We're heading into tax time again and there is the usual gnashing of teeth throughout the land.
In my first real job out of college, one year I got a big raise. This was back in the 1970s, and when my first paycheck reflecting that raise appeared, it was pretty disappointing. Turned out my marginal tax rate was just short of 50%, which isn’t wonderful.
I took account of my circumstances, however. I was working in environmental science, primarily on contracts that were either from government agencies, or from companies that were doing the work almost entirely because of various regulatory mandates. So I shrugged and said to myself, “the government giveth and it taketh away,” and refused to get too upset about it. The linkage was even more apparent during the Reagan years when taxes went down, but so did the money going to environmental research.
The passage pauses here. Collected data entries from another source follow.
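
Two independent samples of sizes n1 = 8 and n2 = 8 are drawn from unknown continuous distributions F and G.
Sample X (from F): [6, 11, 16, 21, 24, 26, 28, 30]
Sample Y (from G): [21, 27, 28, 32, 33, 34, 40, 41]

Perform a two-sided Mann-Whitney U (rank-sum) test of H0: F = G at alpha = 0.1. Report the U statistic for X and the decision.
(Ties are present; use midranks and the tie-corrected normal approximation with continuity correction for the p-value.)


Step 1: Combine and sort all 16 observations; assign midranks.
sorted (value, group): (6,X), (11,X), (16,X), (21,X), (21,Y), (24,X), (26,X), (27,Y), (28,X), (28,Y), (30,X), (32,Y), (33,Y), (34,Y), (40,Y), (41,Y)
ranks: 6->1, 11->2, 16->3, 21->4.5, 21->4.5, 24->6, 26->7, 27->8, 28->9.5, 28->9.5, 30->11, 32->12, 33->13, 34->14, 40->15, 41->16
Step 2: Rank sum for X: R1 = 1 + 2 + 3 + 4.5 + 6 + 7 + 9.5 + 11 = 44.
Step 3: U_X = R1 - n1(n1+1)/2 = 44 - 8*9/2 = 44 - 36 = 8.
       U_Y = n1*n2 - U_X = 64 - 8 = 56.
Step 4: Ties are present, so use the tie-corrected normal approximation (with continuity correction) for the p-value.
Step 5: p-value = 0.013450; compare to alpha = 0.1. reject H0.

U_X = 8, p = 0.013450, reject H0 at alpha = 0.1.


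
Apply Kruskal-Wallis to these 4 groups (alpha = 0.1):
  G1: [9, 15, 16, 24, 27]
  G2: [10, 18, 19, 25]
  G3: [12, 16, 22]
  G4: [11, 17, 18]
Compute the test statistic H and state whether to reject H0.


Step 1: Combine all N = 15 observations and assign midranks.
sorted (value, group, rank): (9,G1,1), (10,G2,2), (11,G4,3), (12,G3,4), (15,G1,5), (16,G1,6.5), (16,G3,6.5), (17,G4,8), (18,G2,9.5), (18,G4,9.5), (19,G2,11), (22,G3,12), (24,G1,13), (25,G2,14), (27,G1,15)
Step 2: Sum ranks within each group.
R_1 = 40.5 (n_1 = 5)
R_2 = 36.5 (n_2 = 4)
R_3 = 22.5 (n_3 = 3)
R_4 = 20.5 (n_4 = 3)
Step 3: H = 12/(N(N+1)) * sum(R_i^2/n_i) - 3(N+1)
     = 12/(15*16) * (40.5^2/5 + 36.5^2/4 + 22.5^2/3 + 20.5^2/3) - 3*16
     = 0.050000 * 969.946 - 48
     = 0.497292.
Step 4: Ties present; correction factor C = 1 - 12/(15^3 - 15) = 0.996429. Corrected H = 0.497292 / 0.996429 = 0.499074.
Step 5: Under H0, H ~ chi^2(3); p-value = 0.919095.
Step 6: alpha = 0.1. fail to reject H0.

H = 0.4991, df = 3, p = 0.919095, fail to reject H0.


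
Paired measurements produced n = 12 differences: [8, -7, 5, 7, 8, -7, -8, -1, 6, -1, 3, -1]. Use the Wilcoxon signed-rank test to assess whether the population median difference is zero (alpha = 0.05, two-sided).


Step 1: Drop any zero differences (none here) and take |d_i|.
|d| = [8, 7, 5, 7, 8, 7, 8, 1, 6, 1, 3, 1]
Step 2: Midrank |d_i| (ties get averaged ranks).
ranks: |8|->11, |7|->8, |5|->5, |7|->8, |8|->11, |7|->8, |8|->11, |1|->2, |6|->6, |1|->2, |3|->4, |1|->2
Step 3: Attach original signs; sum ranks with positive sign and with negative sign.
W+ = 11 + 5 + 8 + 11 + 6 + 4 = 45
W- = 8 + 8 + 11 + 2 + 2 + 2 = 33
(Check: W+ + W- = 78 should equal n(n+1)/2 = 78.)
Step 4: Test statistic W = min(W+, W-) = 33.
Step 5: Ties in |d|, so use the tie-corrected normal approximation.
        E[W] = n(n+1)/4 = 12*13/4 = 39.
        Tie groups: |d|=1 (t=3), |d|=7 (t=3), |d|=8 (t=3); sum(t^3 - t) = 72.
        Var[W] = n(n+1)(2n+1)/24 - sum(t^3-t)/48 = 3900/24 - 72/48 = 161.
        z = (W - E[W]) / sqrt(Var[W]) = (33 - 39) / 12.6886 = -0.4729.
        Two-sided p = 2*Phi(z) = 0.636309.
Step 6: alpha = 0.05. fail to reject H0.

W+ = 45, W- = 33, W = min = 33, p = 0.636309, fail to reject H0.


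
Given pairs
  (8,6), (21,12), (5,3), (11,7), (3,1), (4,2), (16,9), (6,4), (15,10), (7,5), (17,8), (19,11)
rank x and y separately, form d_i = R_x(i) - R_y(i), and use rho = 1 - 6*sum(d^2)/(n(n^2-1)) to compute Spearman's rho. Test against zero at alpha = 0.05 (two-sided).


Step 1: Rank x and y separately (midranks; no ties here).
rank(x): 8->6, 21->12, 5->3, 11->7, 3->1, 4->2, 16->9, 6->4, 15->8, 7->5, 17->10, 19->11
rank(y): 6->6, 12->12, 3->3, 7->7, 1->1, 2->2, 9->9, 4->4, 10->10, 5->5, 8->8, 11->11
Step 2: d_i = R_x(i) - R_y(i); compute d_i^2.
  (6-6)^2=0, (12-12)^2=0, (3-3)^2=0, (7-7)^2=0, (1-1)^2=0, (2-2)^2=0, (9-9)^2=0, (4-4)^2=0, (8-10)^2=4, (5-5)^2=0, (10-8)^2=4, (11-11)^2=0
sum(d^2) = 8.
Step 3: rho = 1 - 6*8 / (12*(12^2 - 1)) = 1 - 48/1716 = 0.972028.
Step 4: Under H0, t = rho * sqrt((n-2)/(1-rho^2)) = 13.0876 ~ t(10).
Step 5: Two-sided p-value from the t-distribution with 10 df = 0.000000.
Step 6: alpha = 0.05. reject H0.

rho = 0.9720, p = 0.000000, reject H0 at alpha = 0.05.


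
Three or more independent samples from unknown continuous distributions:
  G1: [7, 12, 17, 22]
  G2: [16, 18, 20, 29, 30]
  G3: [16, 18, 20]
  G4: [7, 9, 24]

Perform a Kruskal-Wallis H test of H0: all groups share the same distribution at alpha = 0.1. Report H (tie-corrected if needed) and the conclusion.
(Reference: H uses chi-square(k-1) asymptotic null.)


Step 1: Combine all N = 15 observations and assign midranks.
sorted (value, group, rank): (7,G1,1.5), (7,G4,1.5), (9,G4,3), (12,G1,4), (16,G2,5.5), (16,G3,5.5), (17,G1,7), (18,G2,8.5), (18,G3,8.5), (20,G2,10.5), (20,G3,10.5), (22,G1,12), (24,G4,13), (29,G2,14), (30,G2,15)
Step 2: Sum ranks within each group.
R_1 = 24.5 (n_1 = 4)
R_2 = 53.5 (n_2 = 5)
R_3 = 24.5 (n_3 = 3)
R_4 = 17.5 (n_4 = 3)
Step 3: H = 12/(N(N+1)) * sum(R_i^2/n_i) - 3(N+1)
     = 12/(15*16) * (24.5^2/4 + 53.5^2/5 + 24.5^2/3 + 17.5^2/3) - 3*16
     = 0.050000 * 1024.68 - 48
     = 3.233958.
Step 4: Ties present; correction factor C = 1 - 24/(15^3 - 15) = 0.992857. Corrected H = 3.233958 / 0.992857 = 3.257224.
Step 5: Under H0, H ~ chi^2(3); p-value = 0.353641.
Step 6: alpha = 0.1. fail to reject H0.

H = 3.2572, df = 3, p = 0.353641, fail to reject H0.


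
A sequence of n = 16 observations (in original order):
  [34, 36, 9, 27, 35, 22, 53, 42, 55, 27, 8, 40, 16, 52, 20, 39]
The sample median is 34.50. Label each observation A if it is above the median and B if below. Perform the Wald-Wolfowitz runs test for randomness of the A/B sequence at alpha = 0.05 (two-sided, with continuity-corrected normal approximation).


Step 1: Compute median = 34.50; label A = above, B = below.
Labels in order: BABBABAAABBABABA  (n_A = 8, n_B = 8)
Step 2: Count runs R = 12.
Step 3: Under H0 (random ordering), E[R] = 2*n_A*n_B/(n_A+n_B) + 1 = 2*8*8/16 + 1 = 9.0000.
        Var[R] = 2*n_A*n_B*(2*n_A*n_B - n_A - n_B) / ((n_A+n_B)^2 * (n_A+n_B-1)) = 14336/3840 = 3.7333.
        SD[R] = 1.9322.
Step 4: Continuity-corrected z = (R - 0.5 - E[R]) / SD[R] = (12 - 0.5 - 9.0000) / 1.9322 = 1.2939.
Step 5: Two-sided p-value via normal approximation = 2*(1 - Phi(|z|)) = 0.195709.
Step 6: alpha = 0.05. fail to reject H0.

R = 12, z = 1.2939, p = 0.195709, fail to reject H0.


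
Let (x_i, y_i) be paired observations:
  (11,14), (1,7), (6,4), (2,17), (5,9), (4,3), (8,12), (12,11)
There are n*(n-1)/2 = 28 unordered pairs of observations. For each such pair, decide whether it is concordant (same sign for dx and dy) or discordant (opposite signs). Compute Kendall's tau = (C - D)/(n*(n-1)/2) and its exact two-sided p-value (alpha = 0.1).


Step 1: Enumerate the 28 unordered pairs (i,j) with i<j and classify each by sign(x_j-x_i) * sign(y_j-y_i).
  (1,2):dx=-10,dy=-7->C; (1,3):dx=-5,dy=-10->C; (1,4):dx=-9,dy=+3->D; (1,5):dx=-6,dy=-5->C
  (1,6):dx=-7,dy=-11->C; (1,7):dx=-3,dy=-2->C; (1,8):dx=+1,dy=-3->D; (2,3):dx=+5,dy=-3->D
  (2,4):dx=+1,dy=+10->C; (2,5):dx=+4,dy=+2->C; (2,6):dx=+3,dy=-4->D; (2,7):dx=+7,dy=+5->C
  (2,8):dx=+11,dy=+4->C; (3,4):dx=-4,dy=+13->D; (3,5):dx=-1,dy=+5->D; (3,6):dx=-2,dy=-1->C
  (3,7):dx=+2,dy=+8->C; (3,8):dx=+6,dy=+7->C; (4,5):dx=+3,dy=-8->D; (4,6):dx=+2,dy=-14->D
  (4,7):dx=+6,dy=-5->D; (4,8):dx=+10,dy=-6->D; (5,6):dx=-1,dy=-6->C; (5,7):dx=+3,dy=+3->C
  (5,8):dx=+7,dy=+2->C; (6,7):dx=+4,dy=+9->C; (6,8):dx=+8,dy=+8->C; (7,8):dx=+4,dy=-1->D
Step 2: C = 17, D = 11, total pairs = 28.
Step 3: tau = (C - D)/(n(n-1)/2) = (17 - 11)/28 = 0.214286.
Step 4: Exact two-sided p-value (enumerate n! = 40320 permutations of y under H0): p = 0.548413.
Step 5: alpha = 0.1. fail to reject H0.

tau_b = 0.2143 (C=17, D=11), p = 0.548413, fail to reject H0.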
One of the flanks of the right wing is manned by the gold bugs, people who decry “fiat money” and want every dollar (or whatever) to be backed with something “real” like gold. It was either Ayn Rand or one of her acolytes who made a statement that all that backed up fiat money was the willingness of the government to tax the populace. They thought that was a bad thing.
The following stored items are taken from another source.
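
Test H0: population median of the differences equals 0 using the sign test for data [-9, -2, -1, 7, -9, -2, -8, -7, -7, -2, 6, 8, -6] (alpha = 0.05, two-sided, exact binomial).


Step 1: Discard zero differences. Original n = 13; n_eff = number of nonzero differences = 13.
Nonzero differences (with sign): -9, -2, -1, +7, -9, -2, -8, -7, -7, -2, +6, +8, -6
Step 2: Count signs: positive = 3, negative = 10.
Step 3: Under H0: P(positive) = 0.5, so the number of positives S ~ Bin(13, 0.5).
Step 4: Two-sided exact p-value = sum of Bin(13,0.5) probabilities at or below the observed probability = 0.092285.
Step 5: alpha = 0.05. fail to reject H0.

n_eff = 13, pos = 3, neg = 10, p = 0.092285, fail to reject H0.


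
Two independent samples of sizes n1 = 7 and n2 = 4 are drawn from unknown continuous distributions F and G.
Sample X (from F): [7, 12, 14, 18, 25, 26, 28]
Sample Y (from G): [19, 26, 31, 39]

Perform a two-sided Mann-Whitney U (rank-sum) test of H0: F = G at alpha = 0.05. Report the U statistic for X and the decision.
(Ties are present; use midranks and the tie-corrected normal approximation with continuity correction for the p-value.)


Step 1: Combine and sort all 11 observations; assign midranks.
sorted (value, group): (7,X), (12,X), (14,X), (18,X), (19,Y), (25,X), (26,X), (26,Y), (28,X), (31,Y), (39,Y)
ranks: 7->1, 12->2, 14->3, 18->4, 19->5, 25->6, 26->7.5, 26->7.5, 28->9, 31->10, 39->11
Step 2: Rank sum for X: R1 = 1 + 2 + 3 + 4 + 6 + 7.5 + 9 = 32.5.
Step 3: U_X = R1 - n1(n1+1)/2 = 32.5 - 7*8/2 = 32.5 - 28 = 4.5.
       U_Y = n1*n2 - U_X = 28 - 4.5 = 23.5.
Step 4: Ties are present, so use the tie-corrected normal approximation (with continuity correction) for the p-value.
Step 5: p-value = 0.088247; compare to alpha = 0.05. fail to reject H0.

U_X = 4.5, p = 0.088247, fail to reject H0 at alpha = 0.05.


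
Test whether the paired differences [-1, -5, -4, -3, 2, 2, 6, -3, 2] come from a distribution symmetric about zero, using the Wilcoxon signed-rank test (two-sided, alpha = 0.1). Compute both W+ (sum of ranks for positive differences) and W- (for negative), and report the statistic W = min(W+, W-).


Step 1: Drop any zero differences (none here) and take |d_i|.
|d| = [1, 5, 4, 3, 2, 2, 6, 3, 2]
Step 2: Midrank |d_i| (ties get averaged ranks).
ranks: |1|->1, |5|->8, |4|->7, |3|->5.5, |2|->3, |2|->3, |6|->9, |3|->5.5, |2|->3
Step 3: Attach original signs; sum ranks with positive sign and with negative sign.
W+ = 3 + 3 + 9 + 3 = 18
W- = 1 + 8 + 7 + 5.5 + 5.5 = 27
(Check: W+ + W- = 45 should equal n(n+1)/2 = 45.)
Step 4: Test statistic W = min(W+, W-) = 18.
Step 5: Ties in |d|, so use the tie-corrected normal approximation.
        E[W] = n(n+1)/4 = 9*10/4 = 22.5.
        Tie groups: |d|=2 (t=3), |d|=3 (t=2); sum(t^3 - t) = 30.
        Var[W] = n(n+1)(2n+1)/24 - sum(t^3-t)/48 = 1710/24 - 30/48 = 70.625.
        z = (W - E[W]) / sqrt(Var[W]) = (18 - 22.5) / 8.4039 = -0.5355.
        Two-sided p = 2*Phi(z) = 0.592326.
Step 6: alpha = 0.1. fail to reject H0.

W+ = 18, W- = 27, W = min = 18, p = 0.592326, fail to reject H0.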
But really now, the history of gold-backed currencies isn’t that pretty, matching every inflation with a painful deflation, yet still hostage to the international flows of specie, new mining (and other) discoveries, etc. Making your currency hostage to a single commodity might not be the best plan.
Then too, we have all those SF stories about what happens when gold is synthesized, or otherwise made cheap (Fred Hoyle wrote one about a solid gold asteroid landing in England). There’s nothing particularly natural or inevitable about the love of gold, and men’s willingness to accept it as a medium of exchange and store of value. Also, the conflict between “medium of exchange” and “store of value” can conflict. Convertible currencies are very good at producing “bank runs,” among other things. Bank runs seem quaint now, with many people only having seen on it “It’s a Wonderful Life.” Thank god.
On the other hand, consider the system that we actually have: the government issues currency (I’m greatly simplifying, of course), uses it to buy things, then goes out and demands it back in the form of taxes. That last part is important; it’s what gives money its value. The tax man shows up, you hand him “legal tender” and he goes away. Such a deal. You’d rather have to give him something with intrinsic value?
Just incidentally, although he became a gold bug in his later years, Heinlein gave one of the best capsule descriptions of the virtues of “fiat money” in Beyond This Horizon. You could look it up.
People do, naturally, want assurances that their tax money is spent on things that are good for them, and not on things that are bad for them. Politics arises when people differ on what those things are. Politics also occurs because many people would like a free ride (I wouldn’t have been annoyed if I’d not had to pay taxes on my earnings back on my first job). All that is common and natural.
It’s also common and natural for people to invent philosophies to make things they want seem like universal truths and absolute good. When people have a lot of money, they even spend some of it on think tanks and sycophants who will do the rationalizing for them. And one of the outputs of the sycophancy of the past several decades has been an attack on the very idea of taxation.
But there is a difference between taxation and theft, and that is the rule of law. An attack on the legitimacy of taxation is an attack on the legitimacy of government, and an attack on the legitimacy of government is an attack on the rule of law.
Of course, it’s possible to turn the chain of causation around: illegitimate governments destroy the rule of law and often destroy the legitimacy of money as well.